The Electric Commentary

Thursday, April 12, 2007

Kurt Vonnegut Is Dead

If you go into any college bookstore right now it is exceedingly likely that you will find several thousand used copies of old Kurt Vonnegut books priced between two and six dollars each. This is how I accumulated my Vonnegut collection. It's a mangled, coffee-stained bunch, all with the signature "V" cover, all at or around 200 pages.

Vonnegut wrote about meaning. Most the worlds that he created were destroyed slightly after the action took place, from the Neutron Bomb that destroys Deadeye Dick's town, to the Ice-9 of Cat's Cradle, to the plague of Galapagos, Vonnegut is constantly pounding you with the question, "Do your actions matter once everything goes to shit?"

His characters are generally lonely, and they have generally lost something important.
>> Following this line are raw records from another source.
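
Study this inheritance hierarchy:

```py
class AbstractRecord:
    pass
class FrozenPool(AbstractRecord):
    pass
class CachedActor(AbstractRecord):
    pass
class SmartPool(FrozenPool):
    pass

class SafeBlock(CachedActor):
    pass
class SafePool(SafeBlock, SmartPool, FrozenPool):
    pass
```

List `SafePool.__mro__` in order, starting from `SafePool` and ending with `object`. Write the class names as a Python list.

[SafePool, SafeBlock, CachedActor, SmartPool, FrozenPool, AbstractRecord, object]

L[SafePool] = SafePool + merge(L[SafeBlock], L[SmartPool], L[FrozenPool], [SafeBlock SmartPool FrozenPool])
  take SafeBlock:  [SafeBlock CachedActor AbstractRecord object] + [SmartPool FrozenPool AbstractRecord object] + [FrozenPool AbstractRecord object] + [SafeBlock SmartPool FrozenPool]
  take CachedActor:  [CachedActor AbstractRecord object] + [SmartPool FrozenPool AbstractRecord object] + [FrozenPool AbstractRecord object] + [SmartPool FrozenPool]
  take SmartPool:  [AbstractRecord object] + [SmartPool FrozenPool AbstractRecord object] + [FrozenPool AbstractRecord object] + [SmartPool FrozenPool]
  take FrozenPool:  [AbstractRecord object] + [FrozenPool AbstractRecord object] + [FrozenPool AbstractRecord object] + [FrozenPool]
  take AbstractRecord:  [AbstractRecord object] + [AbstractRecord object] + [AbstractRecord object]
  take object:  [object] + [object] + [object]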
In "Slapstick" societal convention destroys the most valuable intelligence on the planet and makes a lonely man of Wilbur, in Slaughterhouse-Five Billy Pilgrim is disconnected from life itself by war and aliens, and in The Sirens of Titans the richest man in the world gives up everything for a rather unsatisfying payoff. The ubiquitous Kilgore Trout is also a lonely, curmudgeonly fellow in control of nothing.

Vonnegut's style was somewhere between "genius" and "college student with report due in 3 hours on no sleep with no ideas." He would throw in strange literary devices for no apparent reason. Asterisks to mark that a character would shortly expire, the announcement of everyones' penis size, and dog after dog named Kazak would frequent his pages. He was awkward, but direct. There was never any flowery prose to set the scene, no mood, no colors (except on the cover). He was mechanical and matter-of fact, telling you only what he wanted you to know. There is a good reason that he rarely exceeded 200 pages.

Vonnegut had become an old crank over the last 10 years or so, although I'm only 29 years old and I get the distinct impression that he was an old crank well before I was born. His later works like "Timequake" are not worth reading. Kurt actually pumped out a lot of garbage in his day, but several of his books are worth picking up if you haven't had the pleasure. Rest In Peace Kurt Vonnegut. As Bokonon sang:

Someday, someday, this crazy world will have to end,
And our God will take things back that He to us did lend.
And if, on that sad day, you want to scold our God,
Why just go ahead and scold Him. He'll just smile and nod.


My top ten Vonnegut books:

1. Cat's Cradle
2. Galapagos
3. The Sirens Of Titan
4. Slaughterhouse-Five
5. Slapstick
6. Welcome To The Monkey House
7. Deadeye Dick
8. Breakfast Of Champions
9. Hocus Pocus
10. Mother Night

You can get them on Amazon, or head to the college bookstore.

2 Comments:

  • Regular used bookstores are also Vonnegut goldmines. Jailbird was the first Vonnegut novel I ever read and I'd say it stacks up pretty well against anything on your top 10 list.

    By Blogger dhodge, at 1:10 PM  

  • I never read that one, I'll have to pick it up. I still have a few bucks left over from lunch.